Over the last couple of days, we’ve seen an interesting development across the Internet. You see, Motorola announced a soak test for Android 5.0 Lollipop the Moto X, which has some Nexus fans up in arms because they see that their device isn’t getting Android 5.0 Lollipop first. I find this amusing because Motorola are competing with other manufacturers to get Android Lollipop out on their device first. And that includes Google’s with the Nexus line. Oh and it also ignores the hundreds of custom ROMs that have already been released for the Nexus line of devices, not to mention the developer previews released fro the Nexus 5 and Nexus 7 back in June. And now we see that Android 5.0 Lollipop has been released for the Sony Xperia L. Yes, that’s right, Sony’s mid-range Xperia L has received an unofficial port of Android Lollipop. Let’s see if this story creates a stir?
So why on earth would a developer put the time to port Android Lollipop to the Xperia L? If you’re asking the question then I suspect you probably won’t understand the answer, which is, “why on earth not?!” The Xperia L is very much a mid-range device; it’s based around a 1.0 GHz dual core Qualcomm Snapdragon processor, it has a 4.3-inch display of a modest 480 by 854 pixels and an 8 MP rear camera. Without wishing to belittle Sony’s Xperia L, it’s a perfectly serviceable if mediocre device and as such, will benefit greatly from Android Lollipop’s improved performance and battery efficiency code.
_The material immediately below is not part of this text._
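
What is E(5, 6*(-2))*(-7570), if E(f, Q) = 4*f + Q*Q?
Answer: -1241480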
You see, Android Lollipop is not and has never been about polishing the halos of the flagship devices. Our very own Alex has observed the performance difference between the Nexus 6 and the Droid Turbo, which have very similar underlying hardware (same processor, screen resolution) but the Droid runs Android Kit Kat and the Nexus runs Lollipop. Thing is, the Droid is already fast and smooth and yes, the Nexus is faster, but it’s going to be a relatively small improvement. Now imagine a lesser powered Android device receiving a generous sprinkling of Lollipop dust? Dalvik is out, Android RunTime is in and Google report that the new code can be significantly faster. That will result in a much smoother user experience. We also have code designed to save battery power; Lollipop is set to make our devices faster and more efficient. And this is before we get into the fundamental change that Lollipop is to bring to the Android world: it’s going to allow developers to integrate their applications with the operating system.
This is the part of Lollipop that most excites me. No longer will my Android device feel like I’m switching between a selection of applications and the operating system, but instead the transition will me much closer. I’m hesitant to write “seamless,” but that’s what I’m looking for from Lollipop. And that means it needs to come to all devices great and small.